Our quest was to make this promise a reality using a local setup with the terramind_v1_large_generate model. What followed was not a simple model(input) call, but a deep dive into the internals of PyTorch and TerraTorch, a battle against cryptic error messages, and a face-off with what we can only describe as a "ghost in the machine."

This is the story of our struggle.

The Villains of the Piece: Three Unwavering Ghosts

Every hero's journey has its villains. Ours appeared as three cryptic warnings that haunted our every attempt:

  1. UserWarning: Tokenizer for output modality caption not found.
  2. UserWarning: Cannot find EOS token in caption input, ignoring input.
  3. IndexError: too many indices for tensor of dimension 1

These messages weren't just errors; they were a riddle. The model was telling us it couldn't find the tool it needed to understand text, and when it tried to proceed anyway, it failed catastrophically. Our goal became clear: we had to give TerraMind its voice.

The Chronicle of Attempts: A Descent into the Model's Soul

Our journey to solve this riddle took us through several layers of the PyTorch and TerraTorch framework.

Attempt 1: The Naive Bridge. Our first idea was to build a wrapper around a standard Hugging Face Llama 3.1 tokenizer. This wrapper would have the encode() method TerraMind expected. The result? An AttributeError, because the wrapper wasn't a PyTorch nn.Module.

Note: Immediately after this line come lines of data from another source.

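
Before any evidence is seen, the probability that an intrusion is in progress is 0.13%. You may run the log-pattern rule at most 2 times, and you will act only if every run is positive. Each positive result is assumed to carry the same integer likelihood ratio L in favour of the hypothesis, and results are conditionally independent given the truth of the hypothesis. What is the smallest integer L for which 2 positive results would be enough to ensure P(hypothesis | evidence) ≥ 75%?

Prior odds = 0.0013/0.9987 = 13/9987.
Target odds = 0.75/0.25 = 3.
Need L² ≥ 3 ÷ (13/9987) = 29961/13.
48² = 2304 < 29961/13 ≤ 2401 = 49², so L = 49.

49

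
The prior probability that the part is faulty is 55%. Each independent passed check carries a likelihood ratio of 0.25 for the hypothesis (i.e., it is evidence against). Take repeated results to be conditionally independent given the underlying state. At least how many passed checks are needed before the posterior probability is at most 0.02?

3

Prior odds = 0.55/0.45 = 11/9.
Likelihood ratio per passed check = 0.25.
Target odds: 0.02 ÷ 0.98 = 1/49.
Require 0.25ⁿ ≤ 1/49 ÷ (11/9) = 9/539.
0.25² = 0.0625 is still above 9/539 but 0.25³ = 0.015625 is at or below it, so n = 3.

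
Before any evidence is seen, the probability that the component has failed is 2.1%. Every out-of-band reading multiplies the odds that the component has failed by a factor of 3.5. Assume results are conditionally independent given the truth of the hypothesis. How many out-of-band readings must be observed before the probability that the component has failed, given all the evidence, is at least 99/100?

7

Prior odds = 0.021/0.979 = 21/979.
Likelihood ratio per out-of-band reading = 3.5.
Target posterior odds = 0.99/0.01 = 99.
Require 3.5ⁿ ≥ 99 ÷ (21/979) = 32307/7.
3.5⁶ = 1838.265625 falls short of 32307/7 but 3.5⁷ = 823543/128 reaches it, so n = 7.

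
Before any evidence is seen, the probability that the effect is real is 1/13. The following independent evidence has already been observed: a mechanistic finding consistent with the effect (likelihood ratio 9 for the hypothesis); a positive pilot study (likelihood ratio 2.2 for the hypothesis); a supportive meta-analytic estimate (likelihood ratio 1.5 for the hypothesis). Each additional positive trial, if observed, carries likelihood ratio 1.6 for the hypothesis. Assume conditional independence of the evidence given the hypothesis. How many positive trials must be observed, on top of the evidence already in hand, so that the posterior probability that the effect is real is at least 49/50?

Prior odds = (1/13)/(12/13) = 1/12.
Combined Bayes factor of the evidence already in hand = 9 × 2.2 × 1.5 = 29.7.
Odds after that evidence = (1/12) × 29.7 = 2.475.
Target odds = 0.98/0.02 = 49.
Need 1.6ⁿ ≥ 49 ÷ 2.475 = 1960/99.
1.6⁶ = 262144/15625 falls short of 1960/99 but 1.6⁷ = 2097152/78125 reaches it, so n = 7.

7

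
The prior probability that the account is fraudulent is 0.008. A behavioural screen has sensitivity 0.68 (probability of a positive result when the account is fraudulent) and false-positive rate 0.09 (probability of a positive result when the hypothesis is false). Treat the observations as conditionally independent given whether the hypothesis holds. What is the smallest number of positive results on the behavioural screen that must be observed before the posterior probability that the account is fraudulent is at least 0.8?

Prior odds: 0.008 ÷ 0.992 = 1/124.
Likelihood ratio of a positive result = 0.68/0.09 = 68/9.
Target odds: 0.8 ÷ 0.2 = 4.
Require (68/9)ⁿ ≥ 4 ÷ (1/124) = 496.
(68/9)³ = 314432/729 falls short of 496 but (68/9)⁴ = 21381376/6561 reaches it, so n = 4.

4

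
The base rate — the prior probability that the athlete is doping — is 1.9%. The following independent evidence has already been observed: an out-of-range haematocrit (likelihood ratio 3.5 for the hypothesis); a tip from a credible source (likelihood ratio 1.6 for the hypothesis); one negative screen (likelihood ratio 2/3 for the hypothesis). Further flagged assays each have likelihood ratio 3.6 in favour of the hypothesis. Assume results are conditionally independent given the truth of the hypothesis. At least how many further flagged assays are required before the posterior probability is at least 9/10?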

Attempt 2: The __dict__ Hack. We learned we needed to wrap our tokenizer in an nn.ModuleDict. We tried to assign this directly to the model's internal dictionary with model.__dict__['tokenizer'] = .... The result? Progress! The AttributeError was gone, but we were met with the IndexError: too many indices. We were giving the model a 1D tensor when it expected a 2D one.

Attempt 3: The add_module() Back Door. We discovered PyTorch's official method for adding submodules and used model.add_module(). The result? The IndexError was fixed, but the first ghost returned: Tokenizer for output modality caption not found. The model still refused to see our registered component.

Attempt 4: The modality_info Deep Dive. Debugging showed the model was checking for an eos_token_id in a nested configuration object. We found it, updated it with the correct ID from our tokenizer (128009), and thought we had won. The result? The ghost remained. The warnings persisted.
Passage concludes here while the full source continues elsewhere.